Anytime we have had a re-examination or review or refresh at or whatever title was used, it seems to miss the key issues: we need less not more, a good friend coined the phrase ‘Jenga curriculum’ – one whereby more and more is added until it will inevitably collapse. Even when this has apparently been “addressed” more just gets added. As I write, new guidelines for teachers on de-colonising the curriculum have been published. No one will disagree with the need for such information but where will the resourcing come from? Will it feel just like another thing to do? I fear so. The main issue with any refresh or review to date has been a feeling that it has become a vehicle to promote one approach based on research or views of the group doing the review! This is the main reason for the diary of disappointment entry. The problem is not actually CfE: it’s whose voices are heard? Who is included and / excluded from the refresh discussion? Until we widen the scope of enquiry, until we widen the range of participants to ensure practitioners have more say than academics, policy makers and others from within the ‘system’, we will continue to fail to re-imagine a curriculum for 21st Century. We need a curriculum for 21st Century that is flexible, fit for purpose, has teachers at its heart and teachers making recommendations for any changes needed to meet the needs of their children. A curriculum that has genuine interdisciplinary approaches built in and not added on. Until then, it remains in the diary of disappointment.
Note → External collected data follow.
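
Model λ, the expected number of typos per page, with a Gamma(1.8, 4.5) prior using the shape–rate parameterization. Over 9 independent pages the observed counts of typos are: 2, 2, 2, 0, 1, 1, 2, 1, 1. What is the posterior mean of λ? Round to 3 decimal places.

Posterior mean ≈ 1.022

The Poisson likelihood adds the total count to the shape and the number of exposure periods to the rate. Here ∑xᵢ = 12 and n = 9, so shape 1.8→13.8 and rate 4.5→13.5.
Posterior mean = shape/rate = 13.8/13.5 = 1.022.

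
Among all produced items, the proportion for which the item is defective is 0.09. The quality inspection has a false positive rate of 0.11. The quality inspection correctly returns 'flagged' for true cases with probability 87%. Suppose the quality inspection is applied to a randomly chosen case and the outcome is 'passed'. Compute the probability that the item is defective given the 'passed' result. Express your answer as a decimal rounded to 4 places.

P(H | E) ≈ 0.0142

Let H be the event that the item is defective. P(H) = 0.09, so P(¬H) = 0.91. With E the 'passed' result, P(E|H) = 0.13 and P(E|¬H) = 0.89.
P(E) = 0.13·0.09 + 0.89·0.91 = 0.011700 + 0.80990 = 0.82160.
By Bayes' theorem, P(H|E) = 0.011700 / 0.82160 = 0.0142.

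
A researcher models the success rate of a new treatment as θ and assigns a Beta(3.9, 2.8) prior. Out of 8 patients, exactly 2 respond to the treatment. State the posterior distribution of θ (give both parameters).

Posterior: Beta(5.9, 8.8)

Observing 2 successes and 6 failures updates Beta(3.9, 2.8) by adding the success and failure counts to the two shape parameters: α = 3.9+2 = 5.9, β = 2.8+6 = 8.8.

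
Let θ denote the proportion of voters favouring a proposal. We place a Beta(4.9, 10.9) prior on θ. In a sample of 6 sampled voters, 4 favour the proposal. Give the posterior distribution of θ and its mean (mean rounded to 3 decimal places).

Posterior: Beta(8.9, 12.9); mean ≈ 0.408

Observing 4 successes and 2 failures updates Beta(4.9, 10.9) by adding the success and failure counts to the two shape parameters: α = 4.9+4 = 8.9, β = 10.9+2 = 12.9.
E[θ | data] = 8.9/(8.9+12.9) = 0.408.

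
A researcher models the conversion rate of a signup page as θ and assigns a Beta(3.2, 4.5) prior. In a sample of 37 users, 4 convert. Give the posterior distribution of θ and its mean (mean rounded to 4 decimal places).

Posterior: Beta(7.2, 37.5); mean ≈ 0.1611

The binomial likelihood is conjugate to the Beta prior: with 4 successes and 33 failures, the posterior is Beta(3.2+4, 4.5+33) = Beta(7.2, 37.5).
E[θ | data] = 7.2/(7.2+37.5) = 0.1611.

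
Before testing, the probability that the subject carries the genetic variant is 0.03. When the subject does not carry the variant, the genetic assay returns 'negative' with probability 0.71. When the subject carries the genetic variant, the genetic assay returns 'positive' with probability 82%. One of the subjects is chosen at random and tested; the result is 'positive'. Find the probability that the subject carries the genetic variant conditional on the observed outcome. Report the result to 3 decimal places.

Write H for 'the subject carries the genetic variant'. Prior odds H:¬H = 0.03/0.97 = 0.030928. For the 'positive' outcome, the likelihood ratio is 0.82/0.29 = 2.8276.
Posterior odds = 0.030928 × 2.8276 = 0.087451, so P(H|E) = 0.087451/(1+0.087451) = 0.080.

P(H | E) ≈ 0.080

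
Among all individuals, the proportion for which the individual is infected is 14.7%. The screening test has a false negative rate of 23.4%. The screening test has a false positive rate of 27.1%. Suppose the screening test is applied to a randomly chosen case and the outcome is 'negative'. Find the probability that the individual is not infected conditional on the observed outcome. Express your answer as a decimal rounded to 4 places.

Let H be the event that the individual is infected. P(H) = 0.147, so P(¬H) = 0.853. With E the 'negative' result, P(E|H) = 0.234 and P(E|¬H) = 0.729.
P(E) = 0.234·0.147 + 0.729·0.853 = 0.034398 + 0.62184 = 0.65624.
By Bayes' theorem, P(H|E) = 0.034398 / 0.65624 = 0.0524. Hence P(¬H|E) = 1 − 0.0524 = 0.9476.

P(¬H | E) ≈ 0.9476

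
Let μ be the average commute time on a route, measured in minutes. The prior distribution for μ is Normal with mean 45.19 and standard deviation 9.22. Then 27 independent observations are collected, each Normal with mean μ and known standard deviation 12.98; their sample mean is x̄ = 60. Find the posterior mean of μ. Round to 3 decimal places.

Prior precision 1/τ₀² = 1/9.22² = 0.0117635; data precision n/σ² = 27/12.98² = 0.160256.
Posterior precision = 0.0117635 + 0.160256 = 0.172020.
Posterior mean = (0.0117635·45.19 + 0.160256·60) / 0.172020 = 58.987.

Posterior mean ≈ 58.987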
However, the final straw that filled my diary of disappointment was the announcement this month of the team of experts to explore the reform of SQA and Education Scotland. The group, led by Ken Muir, former chief executive of the GTCS and a former HMI, comprises four university professors, an adult representative from the Children’s Parliament, a consultant, a representative from the Scottish Association of Minority Ethnic Educators and one current Scottish school-based colleague – Billy Burke, HT. Many of this group are well known to me and are very experienced in their fields. It is also good to see a few ‘new’ faces such as Walter Humes included - not a regular in the ‘walled garden’ of Scottish Education.
However, when are we going to be honest about empowerment, about agency, about excellence and accept that classroom practitioners – who are in classrooms on daily basis and undertake continuous professional learning are our real experts? We need to stop paying lip service to empowering teachers, to teacher agency and other current policy buzz words and actually involve key voices at the heart of the discussion. Let teachers shape the discussion rather than be participants answering the questions set by others in focus groups etc. It is not enough.
So, to get into the 2021/22 good books, Scottish education needs to work on real empowerment, autonomy and agency by having strong voices and more voices to be at the heart of debate on assessment, certification, curriculum and reform.